Duan, Rui. The Impact of policy fragmentation on transportation energy transition in China's power battery recycling: a conflict-of-interest perspective. Master's Degree(Public Policy). Chiang Mai University. Library. : Chiang Mai University, 2025.
The Impact of policy fragmentation on transportation energy transition in China's power battery recycling: a conflict-of-interest perspective
Abstract:
This paper rigorously analyses the ongoing fragmentation in China's power battery recycling system, especially evident within its Multi-Level Governance (MLG) framework, which considerably hinders the country's transition to sustainable transport energy. This research utilises Marxist interest theory as its main analytical framework to examine the complex interactions of interests, relationships, and inherent conflicts among principal stakeholders, including the central government (representing state capital), local governments (functioning as regional capital agents), various corporate entities (industrial and speculative capital), and the public (the proletariat).

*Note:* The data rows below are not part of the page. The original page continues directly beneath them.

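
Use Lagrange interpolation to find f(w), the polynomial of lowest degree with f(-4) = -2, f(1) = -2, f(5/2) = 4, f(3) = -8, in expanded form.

f(w) = -(190/91)w^3 - (3/7)w^2 + (181/7)w - 2306/91

L_0(w) = (w - 1)(w - 5/2)(w - 3) / [-455/2] = -(2/455)w^3 + (1/35)w^2 - (2/35)w + 3/91
L_1(w) = (w + 4)(w - 5/2)(w - 3) / [15] = (1/15)w^3 - (1/10)w^2 - (29/30)w + 2
L_2(w) = (w + 4)(w - 1)(w - 3) / [-39/8] = -(8/39)w^3 + (8/3)w - 32/13
L_3(w) = (w + 4)(w - 1)(w - 5/2) / [7] = (1/7)w^3 + (1/14)w^2 - (23/14)w + 10/7
f(w) = (-2)·L_0 + (-2)·L_1 + 4·L_2 + (-8)·L_3
  (-2)·L_0(w) = (4/455)w^3 - (2/35)w^2 + (4/35)w - 6/91
  (-2)·L_1(w) = -(2/15)w^3 + (1/5)w^2 + (29/15)w - 4
  4·L_2(w) = -(32/39)w^3 + (32/3)w - 128/13
  (-8)·L_3(w) = -(8/7)w^3 - (4/7)w^2 + (92/7)w - 80/7
Adding term by term: -(190/91)w^3 - (3/7)w^2 + (181/7)w - 2306/91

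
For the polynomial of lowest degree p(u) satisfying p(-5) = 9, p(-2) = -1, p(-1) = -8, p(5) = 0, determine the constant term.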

Research indicates that fragmentation is fundamentally entrenched in significant class-based interest contradictions, including the temporal discord between long-term national sustainability objectives and short-term regional economic development, the ecological dilemma of capital logic favouring profit over environmental preservation, and the class constraints on state autonomy in reconciling public and elite interests. These conflicts result in systemic governance failures, significant lithium resource depletion, market instability that sustains exploitative practices, and profound ecological degradation. This study presents a comprehensive array of policy recommendations across four strategic domains: enhancing central-local collaborative governance via unified objectives and integrated digital platforms ; reforming stakeholder incentive structures to bolster producer accountability and public engagement ; promoting technological innovation to standardise and expand recycling methodologies ; and intensifying international cooperation to align standards and advance global circular economy partnerships, incorporating insights from nations such as Thailand. This research emphasises that a robust and effective power battery recycling ecosystem requires essential changes in interest alignment and governance frameworks to genuinely facilitate China's green transformation in transportation.